La dama de hierro

Fraga murió mientras yo veía ‘La dama de hierro’. Una casualidad sin importancia, tal vez. Pero que, en cierta manera, me unió la ficción de la pantalla con la realidad de la historia. Y, mientras leía en twitter los insultos y las alabanzas -repartidos por igual- a la figura del gallego, fui consciente de que, en política, podemos elegir nuestro bando; nuestra ideología. Pero no a los que poblarán, por derecho, los libros de texto.

La película de Phyllida Lloyd (‘¡Mamma Mía!’) es una paseo biográfico por la vida de Margaret Thatcher, Primera Ministra de Reino Unido en la década de los 80. Un intento fallido de ‘feminizar’ la épica dialéctica de ‘El Discurso del Rey’ que, sin embargo, corona a Meryl Streep como dueña de la pantalla, poniendo en duda el axioma de que, en Cine, un actor en solitario es incapaz de soportar todo el peso de la proyección. Ella, Streep, es intérprete, ministra, reina y película.

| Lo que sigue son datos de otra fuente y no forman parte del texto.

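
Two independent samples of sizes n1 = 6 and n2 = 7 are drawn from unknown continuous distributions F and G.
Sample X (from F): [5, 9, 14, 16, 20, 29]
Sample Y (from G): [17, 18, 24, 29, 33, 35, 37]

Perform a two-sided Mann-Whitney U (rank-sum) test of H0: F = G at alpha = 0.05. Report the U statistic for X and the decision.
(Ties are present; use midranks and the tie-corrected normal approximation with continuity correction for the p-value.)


Step 1: Combine and sort all 13 observations; assign midranks.
sorted (value, group): (5,X), (9,X), (14,X), (16,X), (17,Y), (18,Y), (20,X), (24,Y), (29,X), (29,Y), (33,Y), (35,Y), (37,Y)
ranks: 5->1, 9->2, 14->3, 16->4, 17->5, 18->6, 20->7, 24->8, 29->9.5, 29->9.5, 33->11, 35->12, 37->13
Step 2: Rank sum for X: R1 = 1 + 2 + 3 + 4 + 7 + 9.5 = 26.5.
Step 3: U_X = R1 - n1(n1+1)/2 = 26.5 - 6*7/2 = 26.5 - 21 = 5.5.
       U_Y = n1*n2 - U_X = 42 - 5.5 = 36.5.
Step 4: Ties are present, so use the tie-corrected normal approximation (with continuity correction) for the p-value.
Step 5: p-value = 0.031888; compare to alpha = 0.05. reject H0.

U_X = 5.5, p = 0.031888, reject H0 at alpha = 0.05.


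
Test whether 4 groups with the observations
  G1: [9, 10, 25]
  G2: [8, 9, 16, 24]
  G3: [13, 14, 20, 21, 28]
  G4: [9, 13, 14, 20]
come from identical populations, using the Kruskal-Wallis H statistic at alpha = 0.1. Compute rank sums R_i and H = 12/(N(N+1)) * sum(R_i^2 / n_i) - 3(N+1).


Step 1: Combine all N = 16 observations and assign midranks.
sorted (value, group, rank): (8,G2,1), (9,G1,3), (9,G2,3), (9,G4,3), (10,G1,5), (13,G3,6.5), (13,G4,6.5), (14,G3,8.5), (14,G4,8.5), (16,G2,10), (20,G3,11.5), (20,G4,11.5), (21,G3,13), (24,G2,14), (25,G1,15), (28,G3,16)
Step 2: Sum ranks within each group.
R_1 = 23 (n_1 = 3)
R_2 = 28 (n_2 = 4)
R_3 = 55.5 (n_3 = 5)
R_4 = 29.5 (n_4 = 4)
Step 3: H = 12/(N(N+1)) * sum(R_i^2/n_i) - 3(N+1)
     = 12/(16*17) * (23^2/3 + 28^2/4 + 55.5^2/5 + 29.5^2/4) - 3*17
     = 0.044118 * 1205.95 - 51
     = 2.203493.
Step 4: Ties present; correction factor C = 1 - 42/(16^3 - 16) = 0.989706. Corrected H = 2.203493 / 0.989706 = 2.226412.
Step 5: Under H0, H ~ chi^2(3); p-value = 0.526765.
Step 6: alpha = 0.1. fail to reject H0.

H = 2.2264, df = 3, p = 0.526765, fail to reject H0.


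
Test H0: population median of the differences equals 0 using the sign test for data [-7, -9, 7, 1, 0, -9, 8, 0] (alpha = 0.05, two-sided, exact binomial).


Step 1: Discard zero differences. Original n = 8; n_eff = number of nonzero differences = 6.
Nonzero differences (with sign): -7, -9, +7, +1, -9, +8
Step 2: Count signs: positive = 3, negative = 3.
Step 3: Under H0: P(positive) = 0.5, so the number of positives S ~ Bin(6, 0.5).
Step 4: Two-sided exact p-value = sum of Bin(6,0.5) probabilities at or below the observed probability = 1.000000.
Step 5: alpha = 0.05. fail to reject H0.

n_eff = 6, pos = 3, neg = 3, p = 1.000000, fail to reject H0.


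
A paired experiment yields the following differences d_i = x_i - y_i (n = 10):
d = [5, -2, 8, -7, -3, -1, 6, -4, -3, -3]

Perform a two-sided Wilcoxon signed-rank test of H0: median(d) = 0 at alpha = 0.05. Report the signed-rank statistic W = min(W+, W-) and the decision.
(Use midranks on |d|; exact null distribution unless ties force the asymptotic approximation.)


Step 1: Drop any zero differences (none here) and take |d_i|.
|d| = [5, 2, 8, 7, 3, 1, 6, 4, 3, 3]
Step 2: Midrank |d_i| (ties get averaged ranks).
ranks: |5|->7, |2|->2, |8|->10, |7|->9, |3|->4, |1|->1, |6|->8, |4|->6, |3|->4, |3|->4
Step 3: Attach original signs; sum ranks with positive sign and with negative sign.
W+ = 7 + 10 + 8 = 25
W- = 2 + 9 + 4 + 1 + 6 + 4 + 4 = 30
(Check: W+ + W- = 55 should equal n(n+1)/2 = 55.)
Step 4: Test statistic W = min(W+, W-) = 25.
Step 5: Ties in |d|, so use the tie-corrected normal approximation.
        E[W] = n(n+1)/4 = 10*11/4 = 27.5.
        Tie groups: |d|=3 (t=3); sum(t^3 - t) = 24.
        Var[W] = n(n+1)(2n+1)/24 - sum(t^3-t)/48 = 2310/24 - 24/48 = 95.75.
        z = (W - E[W]) / sqrt(Var[W]) = (25 - 27.5) / 9.7852 = -0.2555.
        Two-sided p = 2*Phi(z) = 0.798346.
Step 6: alpha = 0.05. fail to reject H0.

W+ = 25, W- = 30, W = min = 25, p = 0.798346, fail to reject H0.


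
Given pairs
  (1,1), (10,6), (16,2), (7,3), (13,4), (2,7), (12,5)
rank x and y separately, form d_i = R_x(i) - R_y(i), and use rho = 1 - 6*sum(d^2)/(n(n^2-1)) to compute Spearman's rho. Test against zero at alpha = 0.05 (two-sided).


Step 1: Rank x and y separately (midranks; no ties here).
rank(x): 1->1, 10->4, 16->7, 7->3, 13->6, 2->2, 12->5
rank(y): 1->1, 6->6, 2->2, 3->3, 4->4, 7->7, 5->5
Step 2: d_i = R_x(i) - R_y(i); compute d_i^2.
  (1-1)^2=0, (4-6)^2=4, (7-2)^2=25, (3-3)^2=0, (6-4)^2=4, (2-7)^2=25, (5-5)^2=0
sum(d^2) = 58.
Step 3: rho = 1 - 6*58 / (7*(7^2 - 1)) = 1 - 348/336 = -0.035714.
Step 4: Under H0, t = rho * sqrt((n-2)/(1-rho^2)) = -0.0799 ~ t(5).
Step 5: Two-sided p-value from the t-distribution with 5 df = 0.939408.
Step 6: alpha = 0.05. fail to reject H0.

rho = -0.0357, p = 0.939408, fail to reject H0 at alpha = 0.05.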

‘La dama de hierro’ arranca fantástica: Thatcher, la que fuera la mujer más poderosa del Reino Unido -quizás del mundo-, es una anciana más en la cola de una tienda de barrio. Aquellos años de liderazgo pasaron y, ahora, quedan los recuerdos entrelazados con las firmas diarias que hace en la primera página de su biografía. Sin embargo, la expectación de los primeros minutos deja paso a un guion excesivamente complaciente con la figura de la política que no ofrece una empatía suficiente al espectador. El film se convierte en un archivo documental de lo que sucedió aliñado con ciertas perlas brillantes sobre el difícil acceso de la mujer al poder.

¿Puede Meryl Streep justificar el visionado de ‘La dama de hierro’? Sí. El resto, el envoltorio, es la parafernalia necesaria para ver a Margaret Thatcher protagonizar una película. Ella, más que su personaje, encarna el objetivo final de la película: la mujer.